Water is important, though. Dehydration decreases your ability to speak clearly, your mood regulation, your cognitive abilities, and especially your brain executive function. Keep hydrated. I'm shameless in my quest for airborne water; you need to be, given how unfriendly the skies have become.

Multivitamins are important because on the road you may not have time to eat right, or to eat, outright. Vitamins are more necessary than other nutrients, so making sure they're available is important.

Plan your clothing, and I don't just mean the outfits. But do plan the outfits. In my case this is fairly easy as I travel with conservative color schemes for everything but ties and pocket squares. (What? Wear a tie without a pocket square? The horror!) Add backup underwear and shirts.

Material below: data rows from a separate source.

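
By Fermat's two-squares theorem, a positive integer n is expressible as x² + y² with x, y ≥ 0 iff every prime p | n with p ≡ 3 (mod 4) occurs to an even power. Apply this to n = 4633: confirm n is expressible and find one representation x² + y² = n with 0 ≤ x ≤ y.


Step 1: Factor n = 4633 = 41 · 113.
Step 2: Check the mod-4 condition on each prime factor: 41 ≡ 1 (mod 4), exponent 1; 113 ≡ 1 (mod 4), exponent 1.
All primes ≡ 3 (mod 4) appear to even exponent (or don't appear), so by the two-squares theorem n IS expressible as a sum of two squares.
Step 3: Build a representation. Here n = 41 · 113 is a product of primes ≡ 1 (mod 4). Each prime p ≡ 1 (mod 4) is itself a sum of two squares; find a² by testing p − a² for a perfect square:
  41: 41 − 1² = 40, 41 − 2² = 37, 41 − 3² = 32, 41 − 4² = 25 = 5² ⇒ 41 = 4² + 5².
  113: 113 − 1² = 112, 113 − 2² = 109, 113 − 3² = 104, 113 − 4² = 97, 113 − 5² = 88, 113 − 6² = 77, 113 − 7² = 64 = 8² ⇒ 113 = 7² + 8².
  Combine using the Brahmagupta–Fibonacci identity (a² + b²)(c² + d²) = (ac − bd)² + (ad + bc)² = (ac + bd)² + (ad − bc)²:
  41 · 113 = 4633: from (4² + 5²)(7² + 8²), take (4·7 − 5·8, 4·8 + 5·7) = (28 − 40, 32 + 35) = (-12, 67); dropping signs (only squares matter) gives (12, 67); check 12² + 67² = 144 + 4489 = 4633 ✓.
Step 4: Order so x ≤ y and verify: 12² + 67² = 144 + 4489 = 4633 = n. ✓

n = 4633 = 12² + 67² (one valid representation with x ≤ y).


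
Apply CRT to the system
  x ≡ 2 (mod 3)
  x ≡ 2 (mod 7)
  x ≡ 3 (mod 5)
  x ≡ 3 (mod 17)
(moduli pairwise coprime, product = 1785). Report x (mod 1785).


Product of moduli M = 3 · 7 · 5 · 17 = 1785.
Merge one congruence at a time:
  Start: x ≡ 2 (mod 3).
  Combine with x ≡ 2 (mod 7); new modulus lcm = 21.
    Write x = 2 + 3·t and substitute into x ≡ 2 (mod 7): 3·t ≡ 2 − 2 = 0 (mod 7).
    The inverse of 3 mod 7 is 5 (since 3·5 = 15 = 2·7 + 1), so t ≡ 5·0 = 0 ≡ 0 (mod 7).
    Then x = 2 + 3·0 = 2, valid modulo lcm(3, 7) = 21: x ≡ 2 (mod 21).
  Combine with x ≡ 3 (mod 5); new modulus lcm = 105.
    Write x = 2 + 21·t and substitute into x ≡ 3 (mod 5): 21·t ≡ 3 − 2 = 1 (mod 5).
    Reduce coefficients mod 5: 1·t ≡ 1 (mod 5).
    So t ≡ 1 (mod 5).
    Then x = 2 + 21·1 = 23, valid modulo lcm(21, 5) = 105: x ≡ 23 (mod 105).
  Combine with x ≡ 3 (mod 17); new modulus lcm = 1785.
    Write x = 23 + 105·t and substitute into x ≡ 3 (mod 17): 105·t ≡ 3 − 23 = -20 (mod 17).
    Reduce coefficients mod 17: 3·t ≡ 14 (mod 17).
    The inverse of 3 mod 17 is 6 (since 3·6 = 18 = 1·17 + 1), so t ≡ 6·14 = 84 ≡ 16 (mod 17).
    Then x = 23 + 105·16 = 1703, valid modulo lcm(105, 17) = 1785: x ≡ 1703 (mod 1785).
Verify against each original: 1703 mod 3 = 2, 1703 mod 7 = 2, 1703 mod 5 = 3, 1703 mod 17 = 3.

x ≡ 1703 (mod 1785).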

You always end up needing one more than you thought.

Not wearing tactical pants for travel means you can wear chinos, which -- in a suit emergency or in some social situations -- can dress down a business outfit to a business casual outfit. Yes, there are many places where this matters. Chinos can then multitask as travel, walk-around, and business casual clothes. Sorry, 5.11 pants.

Black sneakers are not shoes. But, as a last resort, when your oxford shoes are dripping wet due to your inadvertently walking on the rain-filled potholes that your client's city calls sidewalks, they might work as part of a business casual ensemble. And you can exercise with black sneakers as well as with those with funny colors.

Exercise works out the kinks of travel. Even if the hotel doesn't have a health center (what kind of cheap-ass hotel doesn't have a health center of some kind or a swimming pool?), doing some calisthenics in your room or going for a run -- even an energetic walk -- helps get those lactic acid deposits out of the muscles. It also helps relax and re-oxygenate your body.